From the study, soil sampled was both gritty and slightly coarse (sandy in nature) (Table 5). This observation agrees with the findings of Akinbile et al. (2021), who observed the sandy nature of top soils sourced from several municipal dump sites in Akure, Western Nigeria. However, this trend is in contrast with the findings of Daniel et al. (2021), who observed that majority of soil samples collected from waste dump sites in Port Harcourt, Nigeria, were silty in nature. This contrasting observation about soils textural class could be as a result of differences in geographical locations of soil sites and is plagued by different weather conditions.

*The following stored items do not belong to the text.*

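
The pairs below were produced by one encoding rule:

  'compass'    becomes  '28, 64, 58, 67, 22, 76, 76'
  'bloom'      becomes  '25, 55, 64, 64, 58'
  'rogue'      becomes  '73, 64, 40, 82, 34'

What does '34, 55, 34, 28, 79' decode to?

c(#3)→28 and o(#15)→64: differences scale by 3, so n = 3·pos + 19. The formula is n = 3×(alphabet index, a=1) + 19.
Undoing it on 34, 55, 34, 28, 79: 34→(34−19)÷3=5=e, 55→(55−19)÷3=12=l, 34→(34−19)÷3=5=e, 28→(28−19)÷3=3=c, 79→(79−19)÷3=20=t.

elect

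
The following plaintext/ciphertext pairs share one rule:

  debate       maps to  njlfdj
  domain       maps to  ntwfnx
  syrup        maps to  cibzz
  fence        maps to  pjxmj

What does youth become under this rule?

The rule splits by letter class: vowels +5, consonants +10.
Applying it to youth: y(cons)+10=i, o(vowel)+5=t, u(vowel)+5=z, t(cons)+10=d, h(cons)+10=r.

itzdr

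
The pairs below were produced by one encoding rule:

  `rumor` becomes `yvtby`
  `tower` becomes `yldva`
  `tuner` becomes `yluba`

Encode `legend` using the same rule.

kulnls

The output letters match the input read backwards, each shifted +7: rumor reversed is romur. Read the word backwards and shift each letter +7.
On legend: reverse → dnegel; then shift: d+7=k, n+7=u, e+7=l, g+7=n, e+7=l, l+7=s.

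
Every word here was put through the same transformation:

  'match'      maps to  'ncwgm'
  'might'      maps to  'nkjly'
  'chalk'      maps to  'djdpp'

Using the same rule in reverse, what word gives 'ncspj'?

In match: m→n is +1, a→c is +2, t→w is +3, c→g is +4 — the shift increases by 1 each position. The shift increases by 1 at each position, starting from +1: 1, 2, 3, ….
Decoding ncspj: n−1=m, c−2=a, s−3=p, p−4=l, j−5=e.

maple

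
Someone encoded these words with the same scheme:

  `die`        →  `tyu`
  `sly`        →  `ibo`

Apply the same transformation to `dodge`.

tetwu

Compare letters: d→t is +16, i→y is +16, e→u is +16 — a constant shift. This is a Caesar cipher with shift 16.
For dodge: d+16=t, o+16=e, d+16=t, g+16=w, e+16=u.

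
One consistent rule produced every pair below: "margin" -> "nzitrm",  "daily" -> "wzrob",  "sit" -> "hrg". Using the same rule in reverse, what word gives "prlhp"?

Each pair mirrors across the alphabet (m↔n, a↔z, r↔i): positions sum to 25. This is the alphabet-reversal cipher (Atbash): a becomes z, b becomes y, etc.
Decoding prlhp: p↔k, r↔i, l↔o, h↔s, p↔k.

kiosk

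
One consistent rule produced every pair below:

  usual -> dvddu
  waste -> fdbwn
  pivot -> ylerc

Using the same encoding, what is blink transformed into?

korqt

Shifts by position in usual: pos 0: u→d (+9), pos 1: s→v (+3), pos 2: u→d (+9), pos 3: a→d (+3) — repeating every 2. A repeating key of period 2 is used — shifts +9, +3 over and over.
Applying it to blink: b+9=k, l+3=o, i+9=r, n+3=q, k+9=t.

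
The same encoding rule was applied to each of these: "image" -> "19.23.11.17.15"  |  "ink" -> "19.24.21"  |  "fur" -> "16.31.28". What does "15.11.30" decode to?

eat

i is letter #9 and maps to 19: an offset of 10. Letters become their 1-based position plus 10 (so a→11, b→12, …).
Reversing it on 15.11.30: 15→(15−10)÷1=5=e, 11→(11−10)÷1=1=a, 30→(30−10)÷1=20=t.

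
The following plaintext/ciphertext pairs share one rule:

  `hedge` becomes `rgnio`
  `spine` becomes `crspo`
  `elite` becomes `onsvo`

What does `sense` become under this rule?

cgxuo

Shifts by position in hedge: pos 0: h→r (+10), pos 1: e→g (+2), pos 2: d→n (+10), pos 3: g→i (+2) — repeating every 2. The shifts repeat in a cycle of length 2: positions 0,1,… shift by +10, +2, then the pattern repeats.
Applying it to sense: s+10=c, e+2=g, n+10=x, s+2=u, e+10=o.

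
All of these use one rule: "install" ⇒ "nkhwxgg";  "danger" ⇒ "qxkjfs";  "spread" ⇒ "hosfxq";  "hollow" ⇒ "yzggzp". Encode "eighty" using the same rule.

fnjywt

i(8)→n(13) and n(13)→k(10) fit y≡15x+23 (mod 26); the inverse of 15 mod 26 is 7. This is an affine cipher: with a=0,…,z=25, each position x becomes (15x+23) mod 26.
For eighty: e(4)→15·4+23≡5=f; i(8)→15·8+23≡13=n; g(6)→15·6+23≡9=j; h(7)→15·7+23≡24=y; t(19)→15·19+23≡22=w; y(24)→15·24+23≡19=t (all mod 26).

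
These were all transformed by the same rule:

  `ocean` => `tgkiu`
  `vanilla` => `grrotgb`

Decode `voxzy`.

strip

The output letters match the input read backwards, each shifted +6: ocean reversed is naeco. Read the word backwards and shift each letter +6.
Reversing it on voxzy: shift back: v−6=p, o−6=i, x−6=r, z−6=t, y−6=s → pirts; then reverse → strip.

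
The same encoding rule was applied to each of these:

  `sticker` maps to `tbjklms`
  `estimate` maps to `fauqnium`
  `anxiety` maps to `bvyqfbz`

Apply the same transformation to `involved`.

jvwwmdfl

It's a Vigenère-style cipher with numeric key [1,8]: position i shifts by key[i mod 2].
On involved: i+1=j, n+8=v, v+1=w, o+8=w, l+1=m, v+8=d, e+1=f, d+8=l.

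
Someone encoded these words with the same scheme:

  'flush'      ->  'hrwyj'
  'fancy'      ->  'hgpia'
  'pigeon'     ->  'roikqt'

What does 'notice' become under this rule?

puvoek

Shifts by position in flush: pos 0: f→h (+2), pos 1: l→r (+6), pos 2: u→w (+2), pos 3: s→y (+6) — repeating every 2. A repeating key of period 2 is used — shifts +2, +6 over and over.
On notice: n+2=p, o+6=u, t+2=v, i+6=o, c+2=e, e+6=k.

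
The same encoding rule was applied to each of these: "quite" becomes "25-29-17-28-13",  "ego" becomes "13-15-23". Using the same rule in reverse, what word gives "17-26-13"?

Letters become their 1-based position plus 8 (so a→9, b→10, …).
Decoding 17-26-13: 17→(17−8)÷1=9=i, 26→(26−8)÷1=18=r, 13→(13−8)÷1=5=e.

ire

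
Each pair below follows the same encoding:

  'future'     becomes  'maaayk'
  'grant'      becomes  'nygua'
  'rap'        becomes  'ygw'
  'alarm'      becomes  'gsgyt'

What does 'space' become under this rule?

zwgjk

The shift depends on letter class: consonant f→m is +7, but vowel u→a is +6. The rule splits by letter class: vowels +6, consonants +7.
For space: s(cons)+7=z, p(cons)+7=w, a(vowel)+6=g, c(cons)+7=j, e(vowel)+6=k.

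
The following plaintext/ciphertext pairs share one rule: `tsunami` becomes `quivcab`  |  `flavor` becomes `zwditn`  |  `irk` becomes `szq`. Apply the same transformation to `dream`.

uimzl

The output letters match the input read backwards, each shifted +8: tsunami reversed is imanust. Read the word backwards and shift each letter +8.
On dream: reverse → maerd; then shift: m+8=u, a+8=i, e+8=m, r+8=z, d+8=l.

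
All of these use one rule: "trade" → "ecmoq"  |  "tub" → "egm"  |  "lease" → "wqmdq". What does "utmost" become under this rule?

The shift depends on letter class: consonant t→e is +11, but vowel a→m is +12. The rule splits by letter class: vowels +12, consonants +11.
Applying it to utmost: u(vowel)+12=g, t(cons)+11=e, m(cons)+11=x, o(vowel)+12=a, s(cons)+11=d, t(cons)+11=e.

gexade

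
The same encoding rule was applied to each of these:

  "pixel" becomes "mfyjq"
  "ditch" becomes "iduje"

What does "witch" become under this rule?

idujx

The output letters match the input read backwards, each shifted +1: pixel reversed is lexip. Two steps: reverse the string, then apply a Caesar shift of +1.
For witch: reverse → hctiw; then shift: h+1=i, c+1=d, t+1=u, i+1=j, w+1=x.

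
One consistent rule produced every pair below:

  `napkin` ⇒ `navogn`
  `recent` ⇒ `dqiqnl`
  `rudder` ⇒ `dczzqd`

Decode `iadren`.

carbon

n(13)→n(13) and a(0)→a(0) fit y≡17x+0 (mod 26); the inverse of 17 mod 26 is 23. Treating letters as 0–25, the rule is x ↦ 17x + 0 (mod 26).
Reversing it on iadren: i(8)→23·(8−0)≡2=c; a(0)→23·(0−0)≡0=a; d(3)→23·(3−0)≡17=r; r(17)→23·(17−0)≡1=b; e(4)→23·(4−0)≡14=o; n(13)→23·(13−0)≡13=n (all mod 26).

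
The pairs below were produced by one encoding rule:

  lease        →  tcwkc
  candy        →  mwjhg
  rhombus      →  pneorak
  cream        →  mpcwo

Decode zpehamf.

product

l(11)→t(19) and e(4)→c(2) fit y≡21x+22 (mod 26); the inverse of 21 mod 26 is 5. This is an affine cipher: with a=0,…,z=25, each position x becomes (21x+22) mod 26.
Decoding zpehamf: z(25)→5·(25−22)≡15=p; p(15)→5·(15−22)≡17=r; e(4)→5·(4−22)≡14=o; h(7)→5·(7−22)≡3=d; a(0)→5·(0−22)≡20=u; m(12)→5·(12−22)≡2=c; f(5)→5·(5−22)≡19=t (all mod 26).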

Minerals and the physicochemical parameters of both sampled soils have the same compositions with little variations in quantity (Table 6). This accounts for the similarity in the microbial type present in both soils. Heavy metals were in trace amount, while the pH of test sampled soils was alkaline with a substantial amount of total organic carbon (TOC) and small particle size. This is in agreement with the findings of Khadhar et al. (2020) who observed that pH, total organic carbon and particle size distribution are among several components of soil that affect its availability, retention and mobility of metals. Also, the alkaline nature and presence of trace amount of heavy metals in sampled soils agreed with the findings of Yuan et al. (2021) who demonstrated that soils with acidic pH levels tend to have an increased heavy metal concentration and vice versa.

Conclusions

In conclusion after six weeks of biodegradation, the alkylene group (monomers of polythene) was broken down by Aspergillus nidulans, Eurotium repens and Penicillium chrysogenum with respect to percentage weight loss with highest being 2% by A. nidulans. There was reduction of peaks such as methylene stretch of alkylene group, CH bend and the formation of new bonds polymeric OH stretch as shown in FTIR spectra of A. nidulans polyethylene sample. Hence, polyethylene showed an appreciable level of degradation by three out of the four fungal isolates used in this study.